On Sunday, Mazarrón celebrated the institutional act of homage to the victims of mining accidents.
Music, words and a laurel wreath to remember those who lost or burdened their lives during their mining work in the municipality's recent past.
The mayor of Mazarrón, Alicia Jiménez, stressed the importance of an act that spares generations of Mazarron.
The initiative that was born in 2016 from a group of relatives of victims was taken to Plenary by the municipal government team and incorporated into the set of institutional events.
Next to the roundabout access to the Avenida de las Moreras, where the monument to the miner is located, attended by members of the municipal corporation, representatives of the families of the deceased and residents of the municipality.
The act began with the interpretation of the piece 'La Conquista de 1492' by Vangelis / Arr .: Willy Hauvast.
by the Youth Band of the Musical Association Maestro Eugenio Calderón.
After the intervention of the mayor, the parish priest of the churches of San Andrés and San Antonio de Mazarrón, Antonio José Martínez, and Francisco Navarro, as spokespersons for the families, addressed those present.
After the interventions, a laurel wreath was placed in the fountain at the rotunda, while the band played the piece 'Pompa y Circunstancia' by E. Elgar.
Finally, after closing the act, the play 'La vida es bella' by Nicola Piovani / Arr .: Claudio Mandonico was performed.
28 deceased in the accident of María Elena Well
The reason why the month of February is the chosen date to claim this tribute is to look for it in what was the greatest tragedy that occurred in the mines of Mazarrón.
On February 16, 1893, 28 miners lost their lives in an accident registered in the María Elena well of the Impensada mine.

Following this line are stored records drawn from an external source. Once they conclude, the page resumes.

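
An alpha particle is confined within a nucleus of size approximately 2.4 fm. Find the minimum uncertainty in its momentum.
2.197 × 10^-20 kg·m/s

Using the Heisenberg uncertainty principle:
ΔxΔp ≥ ℏ/2

With Δx ≈ L = 2.400e-15 m (the confinement size):
Δp_min = ℏ/(2Δx)
Δp_min = (1.055e-34 J·s) / (2 × 2.400e-15 m)
Δp_min = 2.197e-20 kg·m/s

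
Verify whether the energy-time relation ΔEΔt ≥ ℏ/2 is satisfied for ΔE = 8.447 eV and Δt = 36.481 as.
No, it violates the uncertainty relation.

Calculate the product ΔEΔt:
ΔE = 8.447 eV = 1.353e-18 J
ΔEΔt = (1.353e-18 J) × (3.648e-17 s)
ΔEΔt = 4.937e-35 J·s

Compare to the minimum allowed value ℏ/2:
ℏ/2 = 5.273e-35 J·s

Since ΔEΔt = 4.937e-35 J·s < 5.273e-35 J·s = ℏ/2,
this violates the uncertainty relation.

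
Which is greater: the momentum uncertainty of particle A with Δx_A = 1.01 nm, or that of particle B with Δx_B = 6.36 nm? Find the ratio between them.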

It was the most tragic of many disasters that occurred in the mining hills during the development of the activity developed mainly from the late nineteenth century to the mid-twentieth century.
The accident of María Elena well occupied pages of newspapers of national or even international circulation, since among the deceased were engineers and miners responsible for European nationality, hired by the company that exploited the mines of Mazarrón.
The numerous losses of that date dismayed a town that lived with the constant threat of registering a new accident.
The losses continued to occur punishing those families who had their livelihood as work in the mine produced, according to the chroniclers, in situations of precarious work.
Deaths in accidents were later added to deaths due to diseases such as silicosis, a lung disease that affected many miners.
More than a century later and 50 years after the cessation of activity, neighbors and relatives of those who lost their lives or fell ill due to work at the mine asked the City Council to pay a tribute that would serve to remind those victims.